After some time of being swaddled with warmed blankets Zoe’s temp creeps back up to 96-97 and hovers there. Fear of infection has set in so they need to draw blood, however her veins are limited at the moment so instead they will put in a catheter to take a urine sample and minimize the blood needed.

5:45, Transport team from Neonatal Intensive Care Unit (NICU) arrives to do a blood draw, nurses on our floor have been having some difficulty and felt the transport team could work better with difficult veins; after a few minutes Transport has gotten the needed draw with minimal pain to Zoe, much quicker than the time spent trying prior to their arrival; relief.

9am, we’re moving to the intermediate pediatric ward, also know as High-Acuity, where they have few nurses per patient and will monitor her constantly until her temp has risen; can’t move to Hemo/Onc ward until a bed opens up, this is an intermediate preventative step after the temp scare due to poor oversight

1pm, visit from Dr. M to check in; Zoe’s Hemoglobin is 8.1, Dr.
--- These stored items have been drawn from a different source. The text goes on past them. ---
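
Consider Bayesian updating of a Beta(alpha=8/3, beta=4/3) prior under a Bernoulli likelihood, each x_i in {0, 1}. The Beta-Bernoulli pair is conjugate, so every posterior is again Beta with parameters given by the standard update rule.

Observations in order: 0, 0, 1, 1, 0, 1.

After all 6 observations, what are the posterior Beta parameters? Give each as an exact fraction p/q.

alpha=17/3, beta=13/3

obs 1: x=0 → posterior Beta(8/3, 7/3)
obs 2: x=0 → posterior Beta(8/3, 10/3)
obs 3: x=1 → posterior Beta(11/3, 10/3)
obs 4: x=1 → posterior Beta(14/3, 10/3)
obs 5: x=0 → posterior Beta(14/3, 13/3)
obs 6: x=1 → posterior Beta(17/3, 13/3)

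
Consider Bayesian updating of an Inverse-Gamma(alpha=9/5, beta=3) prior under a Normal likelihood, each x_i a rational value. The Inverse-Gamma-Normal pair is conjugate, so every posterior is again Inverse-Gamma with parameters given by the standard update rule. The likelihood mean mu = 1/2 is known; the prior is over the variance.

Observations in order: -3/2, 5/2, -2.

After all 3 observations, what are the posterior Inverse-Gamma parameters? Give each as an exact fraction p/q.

alpha=33/10, beta=81/8

obs 1: x=-3/2 → posterior Inverse-Gamma(23/10, 5)
obs 2: x=5/2 → posterior Inverse-Gamma(14/5, 7)
obs 3: x=-2 → posterior Inverse-Gamma(33/10, 81/8)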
M says his threshold for a transfusion typically is 8, however because he feels it might help Zoe feel better he orders a RBC transfusion this evening; Zoe is now getting the first two drugs in her chemo regimen the dex and cyclosporine, as well as two of what Dr. M calls prophylactic measure to ensure there is no risk of infection, an antifungal and an antibiotic.

Dr. M introduces us to Ferritin, a protein that stores iron and has become a marker for HLH the more the disease has begun to be understood. Zoe’s is currently 3000, in a normal infant it would be 100; there is no risk from the Ferritin itself however it tends to show evidence of the disease activity. Coming down in Ferritin count is a good sign, the opposite is a worrisome sign.

We also briefly discussed genetic testing. Zoe’s has been sent but can take weeks to return, if she returns with markers for the disease (indicating she likely has FHLH) then we will have Maya tested.

11pm, blood transfusion begins, will last 3 hours; temp down to 96º again, was holding at 98º for awhile

1:15am, heart rate drops below 100 consistently — nurses feel she is probably just a little cold, but wrap her in warmed blankets to ease our concerns

Remainder of the night passes without incident.